INDIANAPOLIS, Ind. - Nearly two dozen college basketball fans found themselves scammed at Bankers Life Fieldhouse Tuesday night.

They’d all come to town to watch the Champions Classic, only to realize they bought fake tickets.

According to the police report, 10 of the victims live in Indiana. The rest were visiting from as far away as Kansas, Kentucky, Michigan and Ohio.

Even before the games got underway, IMPD detectives learned numerous people had fallen victim to a group of con artists who came to town to sell fake tickets.

‘’We have a great fraud unit. We’re aware this kind of thing happens and we try to head it off when we can,” said IMPD Sgt. Jim Gillespie.

In this case, police say when they began investigating they found several people bought counterfeit tickets on street corners and bars around the arena, but many had purchased the forgeries from a seller on Craigslist.

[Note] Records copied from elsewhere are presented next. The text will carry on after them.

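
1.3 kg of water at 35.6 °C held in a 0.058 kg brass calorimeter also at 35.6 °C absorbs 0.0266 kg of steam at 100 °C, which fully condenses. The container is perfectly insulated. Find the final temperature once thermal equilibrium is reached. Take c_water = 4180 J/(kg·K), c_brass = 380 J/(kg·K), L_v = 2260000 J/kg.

T_f ≈ 47.7 °C

Energy conservation, ΣQ = 0:
latent heat released on condensation: 0.0266·2260000 = 60116; condensed water 100 °C→T: 111.19(T − 100); water warms: 1.3·4180·(T − 35.6) = 5434(T − 35.6); cup: 22.04(T − 35.6)
5567.2 T = 60116 + 11119 + 194235 = 265470
T ≈ 47.68 °C (< 100 °C, so full condensation is consistent).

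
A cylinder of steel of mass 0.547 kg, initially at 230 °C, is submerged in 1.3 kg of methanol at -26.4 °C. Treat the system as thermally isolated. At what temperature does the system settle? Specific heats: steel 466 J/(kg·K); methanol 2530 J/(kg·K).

T_f ≈ -8.0 °C

Setting the total heat transfer to zero:
0.547*466*(T − 230) + 1.3*2530*(T − (-26.4)) = 0
254.9(T − 230) + 3289(T − (-26.4)) = 0
(254.9 + 3289) T = 254.9*230 + 3289*(-26.4)
T ≈ -7.96 °C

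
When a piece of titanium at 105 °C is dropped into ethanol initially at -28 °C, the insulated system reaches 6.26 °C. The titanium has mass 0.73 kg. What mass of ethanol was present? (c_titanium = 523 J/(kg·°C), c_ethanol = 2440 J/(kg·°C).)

m ≈ 0.451 kg

Let T be the final temperature. ΣQ_i = 0:
0.73×523×(6.26 − 105) + m×2440×(6.26 − (-28)) = 0
83594 m = 37698
m = 37698/83594 ≈ 0.451 kg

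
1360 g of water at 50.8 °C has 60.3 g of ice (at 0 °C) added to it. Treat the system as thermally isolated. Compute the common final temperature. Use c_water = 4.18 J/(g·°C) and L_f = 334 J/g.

Energy conservation, ΣQ = 0:
latent heat to melt: 60.3·334 = 20140
  meltwater 0→T: 60.3·4.18·T = 252.05 T
  water: 5684.8(T − 50.8)
5936.9 T = 288788 − 20140 = 268648
T ≈ 45.25 °C (positive, so assuming full melt was valid).

T_f ≈ 45.3 °C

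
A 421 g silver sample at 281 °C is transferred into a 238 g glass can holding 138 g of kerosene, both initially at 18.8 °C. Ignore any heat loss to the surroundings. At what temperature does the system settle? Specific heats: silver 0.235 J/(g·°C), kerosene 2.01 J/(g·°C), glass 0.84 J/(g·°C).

Taking heat into each body as positive, Σ m c ΔT = 0:
421*0.235*(T − 281) + 138*2.01*(T − 18.8) + 238*0.84*(T − 18.8) = 0
98.93(T − 281) + 277.38(T − 18.8) + 199.92(T − 18.8) = 0
576.24 T = 36774
T = 36774/576.24 ≈ 63.82 °C

T_f ≈ 63.8 °C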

“Craigslist, when it comes to big events, just attracts scam artists,” said the owner of Circle City Tickets Mike Peduto.

Police say the fake tickets varied in quality and some were simple photo copies. Still, trusted ticket brokers say anyone who finds tickets online for a fraction of the market value needs to realize that is a huge red flag.

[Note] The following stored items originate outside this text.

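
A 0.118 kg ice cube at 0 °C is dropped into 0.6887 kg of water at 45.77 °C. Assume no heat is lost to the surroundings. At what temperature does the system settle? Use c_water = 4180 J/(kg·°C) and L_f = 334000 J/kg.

Sum of m c ΔT and latent-heat terms is zero:
latent heat to melt: 0.118·334000 = 39412
  meltwater 0→T: 0.118·4180·T = 493.24 T
  water: 2878.8(T − 45.77)
3372 T = 131761 − 39412 = 92349
T ≈ 27.39 °C (positive, so assuming full melt was valid).

T_f ≈ 27.4 °C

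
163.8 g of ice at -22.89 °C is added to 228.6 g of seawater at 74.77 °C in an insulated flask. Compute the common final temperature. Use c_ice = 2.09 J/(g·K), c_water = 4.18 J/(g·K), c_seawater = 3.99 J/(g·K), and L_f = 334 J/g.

T_f ≈ 3.5 °C

Conservation of energy gives ΣQ = 0:
ice -22.89→0 °C: 163.8·2.09·22.89 = 7836.2; latent heat to melt: 163.8·334 = 54709; meltwater 0→T: 163.8·4.18·T = 684.68 T; seawater cools: 228.6·3.99·(T − 74.77) = 912.11(T − 74.77)
1596.8 T = 68199 − 62545 = 5653.4
T ≈ 3.54 °C. Since T > 0 °C, the all-ice-melts assumption holds.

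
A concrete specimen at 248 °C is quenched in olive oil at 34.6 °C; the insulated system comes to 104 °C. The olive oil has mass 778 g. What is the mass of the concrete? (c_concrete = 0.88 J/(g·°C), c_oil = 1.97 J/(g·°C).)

Heat lost by the concrete = heat gained by the oil:
m×0.88×(248 − 104) = 778×1.97×(104 − 34.6)
126.72 m = 106367  ⇒  m ≈ 839.4 g

m ≈ 839 g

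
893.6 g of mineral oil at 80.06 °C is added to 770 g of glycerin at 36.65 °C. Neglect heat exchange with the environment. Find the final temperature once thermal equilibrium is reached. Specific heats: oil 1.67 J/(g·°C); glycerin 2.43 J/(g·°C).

T_f ≈ 55.9 °C

Heat gained plus heat lost sum to zero:
893.6×1.67×(T − 80.06) + 770×2.43×(T − 36.65) = 0
1492.3(T − 80.06) + 1871.1(T − 36.65) = 0
(1492.3 + 1871.1) T = 1492.3×80.06 + 1871.1×36.65
T = 188050 / 3363.4 = 55.9 °C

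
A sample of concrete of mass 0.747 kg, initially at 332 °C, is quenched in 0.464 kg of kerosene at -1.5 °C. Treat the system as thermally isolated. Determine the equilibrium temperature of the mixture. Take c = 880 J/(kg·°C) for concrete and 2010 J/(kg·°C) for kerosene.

T_f ≈ 136.4 °C

T_f is the heat-capacity-weighted average of the initial temperatures:
T_f = (657.36*332 + 932.64*(-1.5)) / (657.36 + 932.64)
    = 216845 / 1590 ≈ 136.38 °C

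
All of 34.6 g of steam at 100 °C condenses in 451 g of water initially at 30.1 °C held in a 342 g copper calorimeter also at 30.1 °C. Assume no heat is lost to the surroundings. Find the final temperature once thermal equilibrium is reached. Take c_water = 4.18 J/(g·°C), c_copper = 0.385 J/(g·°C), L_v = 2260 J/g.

T_f ≈ 71.0 °C

Energy conservation, ΣQ = 0:
condense steam: −34.6·2260 = −78196
  condensed water 100 °C→T: 144.63(T − 100)
  water warms: 451·4.18·(T − 30.1) = 1885.2(T − 30.1)
  copper cup: 342·0.385·(T − 30.1) = 131.67(T − 30.1)
2161.5 T = 78196 + 14463 + 60707 = 153366
T ≈ 70.95 °C (< 100 °C, so full condensation is consistent).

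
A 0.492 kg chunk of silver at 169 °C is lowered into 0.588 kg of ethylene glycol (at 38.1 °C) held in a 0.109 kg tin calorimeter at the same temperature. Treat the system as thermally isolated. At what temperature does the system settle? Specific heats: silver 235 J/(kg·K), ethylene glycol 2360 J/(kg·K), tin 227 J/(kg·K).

T_f ≈ 48.0 °C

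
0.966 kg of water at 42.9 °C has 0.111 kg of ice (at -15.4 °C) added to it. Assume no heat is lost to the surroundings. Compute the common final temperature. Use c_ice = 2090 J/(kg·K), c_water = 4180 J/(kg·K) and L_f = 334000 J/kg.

T_f ≈ 29.4 °C

Setting the total heat transfer to zero:
warm ice to 0 °C: 0.111·2090·(0 − (-15.4)) = 3572.6
  melt ice: 0.111·334000 = 37074
  warm the meltwater: 463.98 T
  water: 4037.9(T − 42.9)
4501.9 T = 173225 − 40647 = 132578
T ≈ 29.45 °C (positive, so assuming full melt was valid).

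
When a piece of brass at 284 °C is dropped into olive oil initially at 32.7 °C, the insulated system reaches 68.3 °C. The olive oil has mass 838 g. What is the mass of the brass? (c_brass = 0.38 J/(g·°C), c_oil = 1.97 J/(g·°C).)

m ≈ 717 g

|Q_brass| = |Q_oil|:
m×0.38×(284 − 68.3) = 838×1.97×(68.3 − 32.7)
81.97 m = 58771  ⇒  m ≈ 717 g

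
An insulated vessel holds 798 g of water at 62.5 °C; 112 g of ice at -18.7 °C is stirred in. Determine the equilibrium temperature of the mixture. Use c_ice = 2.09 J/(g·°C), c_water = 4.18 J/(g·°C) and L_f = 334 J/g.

T_f ≈ 43.8 °C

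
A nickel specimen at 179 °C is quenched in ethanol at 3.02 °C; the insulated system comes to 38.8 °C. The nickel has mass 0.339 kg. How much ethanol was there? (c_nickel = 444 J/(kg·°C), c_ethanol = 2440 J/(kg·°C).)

|Q_nickel| = |Q_ethanol|:
0.339×444×(179 − 38.8) = m×2440×(38.8 − 3.02)
87303 m = 21102  ⇒  m ≈ 0.2417 kg

m ≈ 0.242 kg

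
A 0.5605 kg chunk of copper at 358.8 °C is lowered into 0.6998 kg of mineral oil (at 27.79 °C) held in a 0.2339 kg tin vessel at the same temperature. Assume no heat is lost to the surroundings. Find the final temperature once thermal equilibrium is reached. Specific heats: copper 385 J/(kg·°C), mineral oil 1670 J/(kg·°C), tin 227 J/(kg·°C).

T_f ≈ 77.5 °C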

“It’s like someone selling a 20,000 car for 5,000. There’s something wrong with that car and there’s something wrong with those tickets. They’re almost always fraudulent,” said Peduto.

“If there's a good deal that’s too good to be true for a hot game, it’s probably too good to be true,” said Gillespie.

A spokesperson at Bankers Life sent a statement that read, “We urge fans to always visit www.bankerslifefieldhouse.com to purchase tickets.  If fans choose to purchase tickets elsewhere, we suggest buying only from official secondary market sellers like Ticketmaster.”

“If you’re not on a trusted site to purchase a ticket, there’s a good chance it could be a fake ticket. It could be fraudulent,” said Gillespie.

Because all the deals were done in cash, police say there was not enough information to trace the deals back to any suspects. In the end, no arrests were made.